Я ругал себя и слышал, как у меня прорезывается бас, хотя сидел молча. Хватит иллюзий. Хватит этой чепухи. Пора стать мужчиной и сказать себе по-мужски:
Я пошел еще дальше от поселка. Бредя скалистой тропой вдоль берега, я, опозоренный и униженный, долго бормотал в темноте две этих строки, тщетно подбирая к ним рифмы. Рифмы не подбирались, как будто на свете больше не было никаких слов.
А может быть, это вполне законченное художественное произведение?
Кап, кап, кап…
Теплый ветер.
Уже ползет по темным стволам иудина дерева фиолетовый цвет, без листвы, но другие деревья еще не верят ему, не верят весне, ждут, хотя весной пахнут даже камни.

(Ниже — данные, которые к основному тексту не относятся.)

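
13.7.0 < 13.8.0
True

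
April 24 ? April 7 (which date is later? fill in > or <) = >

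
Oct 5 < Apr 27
False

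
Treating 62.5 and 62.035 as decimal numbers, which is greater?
62.5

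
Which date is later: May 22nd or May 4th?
May 22nd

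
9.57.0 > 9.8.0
True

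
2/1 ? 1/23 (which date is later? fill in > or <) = >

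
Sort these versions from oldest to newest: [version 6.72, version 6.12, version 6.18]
[version 6.12, version 6.18, version 6.72]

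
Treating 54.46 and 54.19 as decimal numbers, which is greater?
54.46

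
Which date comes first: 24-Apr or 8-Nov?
24-Apr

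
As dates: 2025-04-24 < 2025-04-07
False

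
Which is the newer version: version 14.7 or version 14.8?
version 14.8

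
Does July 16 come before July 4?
No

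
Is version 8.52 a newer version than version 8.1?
Yes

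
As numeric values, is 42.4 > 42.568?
False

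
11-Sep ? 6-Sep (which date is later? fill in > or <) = >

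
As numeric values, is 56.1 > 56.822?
False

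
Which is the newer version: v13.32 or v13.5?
v13.32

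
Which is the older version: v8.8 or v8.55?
v8.8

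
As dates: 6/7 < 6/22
True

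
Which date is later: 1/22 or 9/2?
9/2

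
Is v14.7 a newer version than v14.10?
No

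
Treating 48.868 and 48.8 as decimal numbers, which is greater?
48.868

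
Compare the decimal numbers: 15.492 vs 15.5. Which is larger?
15.5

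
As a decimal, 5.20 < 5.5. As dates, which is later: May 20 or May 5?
May 20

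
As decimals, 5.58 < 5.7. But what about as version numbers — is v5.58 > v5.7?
True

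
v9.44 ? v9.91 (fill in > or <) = <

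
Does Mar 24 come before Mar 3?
No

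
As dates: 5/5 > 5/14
False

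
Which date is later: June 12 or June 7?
June 12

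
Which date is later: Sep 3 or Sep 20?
Sep 20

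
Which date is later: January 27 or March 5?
March 5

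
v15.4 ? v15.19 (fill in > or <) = <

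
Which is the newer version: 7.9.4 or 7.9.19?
7.9.19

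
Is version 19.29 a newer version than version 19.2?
Yes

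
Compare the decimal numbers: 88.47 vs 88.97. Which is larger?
88.97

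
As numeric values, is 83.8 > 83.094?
True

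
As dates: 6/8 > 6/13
False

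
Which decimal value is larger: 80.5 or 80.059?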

Маша подставляет ладонь под капли, летящие с крыши, и стоит, словно бы считая их.
Все перезимовали. И Сережка, мой тезка, который уже сидит в подушках и делает ладушки. И моя тетка — она считает дни, летом впервые приедет к морю. Иван Анисимович не повесился, а я научился играть в преферанс и улыбаться, когда аптекарь, поглядывая на меня поверх очков, говорит: «Сережа! От бесконечной философии бывает только бесконечная философия…» В его очках плавают розетки с вареньем.
Рано. Муж моей хозяйки спускает подросшую собаку с цепи и, бросая палку, гоняет ее по двору. Хозяйка ковыряется в земле и ругает мужа:
— Посади на цепь!
— Пусть побегает.
— Посади!
— Насидится…
— Посади!
— Вот пила! Я — ей, она — мне.
Солнце бьет лучами в море, от воды они летят в мое окно и пахнут морем и весной. Сквозь солнце я гляжу из окна на Камушкин. Я вижу, как Маша с ведром идет к водопроводной колонке, ступая по камням, а вокруг ее ног бедокурят воробьиные реки оттепели.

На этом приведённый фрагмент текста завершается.